Em meio às reuniões sobre o caso, o presidente do STF, Luiz Edson Fachin, anulou e remeteu ao arquivo, no sábado, a ação que questionava a atuação do ministro Dias Toffoli como relator das investigações sobre as fraudes no Banco Master na Corte.

O arquivamento da chamada arguição de suspeição se deu por "perda de objeto", já que Toffoli deixou a relatoria do caso, que foi redistribuído para o ministro André Mendonça. A medida de Faquin, que é relator do processo, é definitiva e não cabe recurso.

Toffoli renunciou a relatoria do caso após indicações encaminhadas pela Polícia Federal diretamente a Fachin sobre supostos negócios mantidos com o grupo privado investigado, apontado como responsável por fraude bilionária no sistema financeiro.

Ao anular e arquivar a apuração, Fachin formalizou entendimento construído internamente na Corte em reunião realizada na véspera do carnaval. Por unanimidade, conforme registrado em nota pública, os ministros decidiram rejeitar a arguição de suspeição apresentada pela PF e, ao mesmo tempo, reconheceram a plena validade dos atos praticados por Toffoli enquanto esteve à frente da relatoria do caso Master.

Entre os desdobramentos da decisão, dois se destacam. O primeiro é que, na prática, os 10 ministros passam a dividir a responsabilidade pela condução do processo que apura a fraude bilionária — supostamente viabilizada por uma rede de apoio político construída pelos empresários do grupo Master no governo, no Congresso e no Judiciário. O segundo é a manutenção de Toffoli no julgamento: embora tenha deixado a relatoria sob suspeita de possível conflito de interesses, ele permanece com direito a voto no caso.

Vorcaro na CAE

Em outra frente, o banqueiro Daniel Vorcaro é aguardado para prestar depoimento na Comissão de Assuntos Econômicos (CAE) do Senado Federal.

André Mendonça decidiu na última sexta-feira desobrigar Vorcaro de comparecer tanto à CAE quanto à CPMI do INSS, que previa o depoimento hoje. O empresário optou por não comparecer após a decisão do relator.

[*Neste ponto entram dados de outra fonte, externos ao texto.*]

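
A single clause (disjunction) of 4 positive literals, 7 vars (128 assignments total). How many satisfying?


Step 1: Total=2^7=128
Step 2: Unsat when all 4 false: 2^3=8
Step 3: Sat=128-8=120

120


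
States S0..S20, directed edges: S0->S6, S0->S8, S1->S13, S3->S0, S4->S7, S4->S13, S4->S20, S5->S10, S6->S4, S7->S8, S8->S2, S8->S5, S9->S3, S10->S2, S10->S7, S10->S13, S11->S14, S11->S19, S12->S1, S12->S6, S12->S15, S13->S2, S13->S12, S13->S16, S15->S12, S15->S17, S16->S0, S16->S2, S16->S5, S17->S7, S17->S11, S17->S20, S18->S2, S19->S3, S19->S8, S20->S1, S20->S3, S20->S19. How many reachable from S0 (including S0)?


BFS from S0:
  layer 0: {S0}
  layer 1: {S6, S8}
  layer 2: {S2, S4, S5}
  layer 3: {S7, S10, S13, S20}
  layer 4: {S1, S3, S12, S16, S19}
  layer 5: {S15}
  layer 6: {S17}
  layer 7: {S11}
  layer 8: {S14}
Reachable set: {S0, S1, S2, S3, S4, S5, S6, S7, S8, S10, S11, S12, S13, S14, S15, S16, S17, S19, S20}
Count = 19

19


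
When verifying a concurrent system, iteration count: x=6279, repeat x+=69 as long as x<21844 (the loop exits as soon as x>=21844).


Step 1: x goes from 6279 toward 21844 by 69; the body runs while x<21844, so iterations = ceil((bound-start)/step)
Step 2: Distance=15565
Step 3: ceil(15565/69)=226

226


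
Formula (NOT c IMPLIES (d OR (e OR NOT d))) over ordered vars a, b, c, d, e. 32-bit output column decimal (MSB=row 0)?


Formula: (NOT c IMPLIES (d OR (e OR NOT d))) over a, b, c, d, e (32 rows)
Evaluate each row (bits = a,b,c,d,e, MSB first):
  row 0 [00000]: (NOT 0 IMPLIES (0 OR (0 OR NOT 0))) -> 1
  row 1 [00001]: (NOT 0 IMPLIES (0 OR (1 OR NOT 0))) -> 1
  row 2 [00010]: (NOT 0 IMPLIES (1 OR (0 OR NOT 1))) -> 1
  row 3 [00011]: (NOT 0 IMPLIES (1 OR (1 OR NOT 1))) -> 1
  row 4 [00100]: (NOT 1 IMPLIES (0 OR (0 OR NOT 0))) -> 1
  row 5 [00101]: (NOT 1 IMPLIES (0 OR (1 OR NOT 0))) -> 1
  row 6 [00110]: (NOT 1 IMPLIES (1 OR (0 OR NOT 1))) -> 1
  row 7 [00111]: (NOT 1 IMPLIES (1 OR (1 OR NOT 1))) -> 1
  row 8 [01000]: (NOT 0 IMPLIES (0 OR (0 OR NOT 0))) -> 1
  row 9 [01001]: (NOT 0 IMPLIES (0 OR (1 OR NOT 0))) -> 1
  row 10 [01010]: (NOT 0 IMPLIES (1 OR (0 OR NOT 1))) -> 1
  row 11 [01011]: (NOT 0 IMPLIES (1 OR (1 OR NOT 1))) -> 1
  row 12 [01100]: (NOT 1 IMPLIES (0 OR (0 OR NOT 0))) -> 1
  row 13 [01101]: (NOT 1 IMPLIES (0 OR (1 OR NOT 0))) -> 1
  row 14 [01110]: (NOT 1 IMPLIES (1 OR (0 OR NOT 1))) -> 1
  row 15 [01111]: (NOT 1 IMPLIES (1 OR (1 OR NOT 1))) -> 1
  row 16 [10000]: (NOT 0 IMPLIES (0 OR (0 OR NOT 0))) -> 1
  row 17 [10001]: (NOT 0 IMPLIES (0 OR (1 OR NOT 0))) -> 1
  row 18 [10010]: (NOT 0 IMPLIES (1 OR (0 OR NOT 1))) -> 1
  row 19 [10011]: (NOT 0 IMPLIES (1 OR (1 OR NOT 1))) -> 1
  row 20 [10100]: (NOT 1 IMPLIES (0 OR (0 OR NOT 0))) -> 1
  row 21 [10101]: (NOT 1 IMPLIES (0 OR (1 OR NOT 0))) -> 1
  row 22 [10110]: (NOT 1 IMPLIES (1 OR (0 OR NOT 1))) -> 1
  row 23 [10111]: (NOT 1 IMPLIES (1 OR (1 OR NOT 1))) -> 1
  row 24 [11000]: (NOT 0 IMPLIES (0 OR (0 OR NOT 0))) -> 1
  row 25 [11001]: (NOT 0 IMPLIES (0 OR (1 OR NOT 0))) -> 1
  row 26 [11010]: (NOT 0 IMPLIES (1 OR (0 OR NOT 1))) -> 1
  row 27 [11011]: (NOT 0 IMPLIES (1 OR (1 OR NOT 1))) -> 1
  row 28 [11100]: (NOT 1 IMPLIES (0 OR (0 OR NOT 0))) -> 1
  row 29 [11101]: (NOT 1 IMPLIES (0 OR (1 OR NOT 0))) -> 1
  row 30 [11110]: (NOT 1 IMPLIES (1 OR (0 OR NOT 1))) -> 1
  row 31 [11111]: (NOT 1 IMPLIES (1 OR (1 OR NOT 1))) -> 1
Full result column, 4 rows per line (a,b,c fixed per line; d,e runs 00..11 left to right):
  rows 0-3 [a,b,c=000]: 1111  = hex F
  rows 4-7 [a,b,c=001]: 1111  = hex F
  rows 8-11 [a,b,c=010]: 1111  = hex F
  rows 12-15 [a,b,c=011]: 1111  = hex F
  rows 16-19 [a,b,c=100]: 1111  = hex F
  rows 20-23 [a,b,c=101]: 1111  = hex F
  rows 24-27 [a,b,c=110]: 1111  = hex F
  rows 28-31 [a,b,c=111]: 1111  = hex F
Output column (row 0 .. row 31) = 11111111111111111111111111111111
Output column grouped in 4s = 1111 1111 1111 1111 1111 1111 1111 1111 = 0xFFFFFFFF
Convert to decimal digit by digit (value = value*16 + digit):
  F -> 15
  15*16 + 15 (F) = 255
  255*16 + 15 (F) = 4095
  4095*16 + 15 (F) = 65535
  65535*16 + 15 (F) = 1048575
  1048575*16 + 15 (F) = 16777215
  16777215*16 + 15 (F) = 268435455
  268435455*16 + 15 (F) = 4294967295
Decimal = 4294967295

4294967295


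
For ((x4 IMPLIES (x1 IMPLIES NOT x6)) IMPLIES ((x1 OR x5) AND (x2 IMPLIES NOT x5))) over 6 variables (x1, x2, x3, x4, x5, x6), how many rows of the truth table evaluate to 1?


Formula: ((x4 IMPLIES (x1 IMPLIES NOT x6)) IMPLIES ((x1 OR x5) AND (x2 IMPLIES NOT x5))) over 6 vars (64 rows)
Evaluate each row (x1, x2, x3, x4, x5, x6 as bits, MSB first):
  row 0 [000000]: ((0 IMPLIES (0 IMPLIES NOT 0)) IMPLIES ((0 OR 0) AND (0 IMPLIES NOT 0))) -> 0
  row 1 [000001]: ((0 IMPLIES (0 IMPLIES NOT 1)) IMPLIES ((0 OR 0) AND (0 IMPLIES NOT 0))) -> 0
  row 2 [000010]: ((0 IMPLIES (0 IMPLIES NOT 0)) IMPLIES ((0 OR 1) AND (0 IMPLIES NOT 1))) -> 1
  row 3 [000011]: ((0 IMPLIES (0 IMPLIES NOT 1)) IMPLIES ((0 OR 1) AND (0 IMPLIES NOT 1))) -> 1
  row 4 [000100]: ((1 IMPLIES (0 IMPLIES NOT 0)) IMPLIES ((0 OR 0) AND (0 IMPLIES NOT 0))) -> 0
  (every remaining row is evaluated the same way; all 64 results are listed next)
Full result column, 8 rows per line (x1,x2,x3 fixed per line; x4,x5,x6 runs 000..111 left to right):
  rows 0-7 [x1,x2,x3=000]: 00110011  (ones: 4)
  rows 8-15 [x1,x2,x3=001]: 00110011  (ones: 4)
  rows 16-23 [x1,x2,x3=010]: 00000000  (ones: 0)
  rows 24-31 [x1,x2,x3=011]: 00000000  (ones: 0)
  rows 32-39 [x1,x2,x3=100]: 11111111  (ones: 8)
  rows 40-47 [x1,x2,x3=101]: 11111111  (ones: 8)
  rows 48-55 [x1,x2,x3=110]: 11001101  (ones: 5)
  rows 56-63 [x1,x2,x3=111]: 11001101  (ones: 5)
Count of 1-rows = 4+4+0+0+8+8+5+5 = 34

34


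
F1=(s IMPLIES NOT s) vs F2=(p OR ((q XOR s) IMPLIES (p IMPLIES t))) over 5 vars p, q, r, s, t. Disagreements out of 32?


F1 = (s IMPLIES NOT s)
F2 = (p OR ((q XOR s) IMPLIES (p IMPLIES t)))
Evaluate both on each of 32 rows (bits = p,q,r,s,t):
  row 0 [00000]: F1=1 F2=1 -> 0
  row 1 [00001]: F1=1 F2=1 -> 0
  row 2 [00010]: F1=0 F2=1 (differ) -> 1
  row 3 [00011]: F1=0 F2=1 (differ) -> 1
  row 4 [00100]: F1=1 F2=1 -> 0
  row 5 [00101]: F1=1 F2=1 -> 0
  row 6 [00110]: F1=0 F2=1 (differ) -> 1
  row 7 [00111]: F1=0 F2=1 (differ) -> 1
  row 8 [01000]: F1=1 F2=1 -> 0
  row 9 [01001]: F1=1 F2=1 -> 0
  row 10 [01010]: F1=0 F2=1 (differ) -> 1
  row 11 [01011]: F1=0 F2=1 (differ) -> 1
  row 12 [01100]: F1=1 F2=1 -> 0
  row 13 [01101]: F1=1 F2=1 -> 0
  row 14 [01110]: F1=0 F2=1 (differ) -> 1
  row 15 [01111]: F1=0 F2=1 (differ) -> 1
  row 16 [10000]: F1=1 F2=1 -> 0
  row 17 [10001]: F1=1 F2=1 -> 0
  row 18 [10010]: F1=0 F2=1 (differ) -> 1
  row 19 [10011]: F1=0 F2=1 (differ) -> 1
  row 20 [10100]: F1=1 F2=1 -> 0
  row 21 [10101]: F1=1 F2=1 -> 0
  row 22 [10110]: F1=0 F2=1 (differ) -> 1
  row 23 [10111]: F1=0 F2=1 (differ) -> 1
  row 24 [11000]: F1=1 F2=1 -> 0
  row 25 [11001]: F1=1 F2=1 -> 0
  row 26 [11010]: F1=0 F2=1 (differ) -> 1
  row 27 [11011]: F1=0 F2=1 (differ) -> 1
  row 28 [11100]: F1=1 F2=1 -> 0
  row 29 [11101]: F1=1 F2=1 -> 0
  row 30 [11110]: F1=0 F2=1 (differ) -> 1
  row 31 [11111]: F1=0 F2=1 (differ) -> 1
Full result column, 8 rows per line (p,q fixed per line; r,s,t runs 000..111 left to right):
  rows 0-7 [p,q=00]: 00110011  (ones: 4)
  rows 8-15 [p,q=01]: 00110011  (ones: 4)
  rows 16-23 [p,q=10]: 00110011  (ones: 4)
  rows 24-31 [p,q=11]: 00110011  (ones: 4)
Disagreements = 4+4+4+4 = 16

16


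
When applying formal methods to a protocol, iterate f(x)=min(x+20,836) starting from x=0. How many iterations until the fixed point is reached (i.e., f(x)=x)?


Step 1: x=0, cap=836, increment=20
Step 2: x grows by 20 each step until capped at 836; fixed point is x=836
Step 3: iterations = ceil(836/20) = 42

42


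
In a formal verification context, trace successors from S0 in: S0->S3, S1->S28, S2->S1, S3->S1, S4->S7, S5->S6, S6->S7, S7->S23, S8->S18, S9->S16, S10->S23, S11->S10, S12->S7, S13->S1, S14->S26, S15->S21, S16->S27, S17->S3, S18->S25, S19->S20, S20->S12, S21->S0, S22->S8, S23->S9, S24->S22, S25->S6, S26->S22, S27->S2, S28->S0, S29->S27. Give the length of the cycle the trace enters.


Trace from S0 until a state repeats:
  S0 -> S3 -> S1 -> S28 -> S0
S0 first seen at step 0, revisited at step 4.
Cycle length = 4 - 0 = 4

4


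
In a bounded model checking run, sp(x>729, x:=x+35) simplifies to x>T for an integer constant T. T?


Formula: sp(P, x:=E) = exists old_x. (x = E[old_x/x]) AND P[old_x/x] (old_x is the value of x before the assignment; eliminate old_x by solving x = E[old_x/x] for old_x)
Step 1: Precondition P: x>729, i.e. old_x > 729
Step 2: Assignment gives x = old_x + 35, so old_x = x - 35
Step 3: Substitute into P: x - 35 > 729
Step 4: Simplify: x > 729+35 = 764

764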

Siga o canal do Correio no WhatsApp e receba as principais notícias do dia no seu celular?

O cancelamento da ida do banqueiro, no entanto, não implicará prejuízos às investigações em curso, conforme declaração do relator do colegiado, o deputado federal Alfredo Gaspar (União Brasil-AL). Segundo ele, o grupo recuperou o material obtido com a quebra dos sigilos bancário, fiscal e telemático de Vorcaro, que haviam sido retirados da comissão em dezembro do ano passado pelo então relator do caso no STF, ministro Dias Toffoli, e posteriormente restabelecidos por Mendonça.

Gaspar também comentou a ausência do banqueiro. "Ele (Vorcaro), como tem muita coisa a explicar para a sociedade, evidentemente viu essa brecha e optou por não comparecer", afirmou.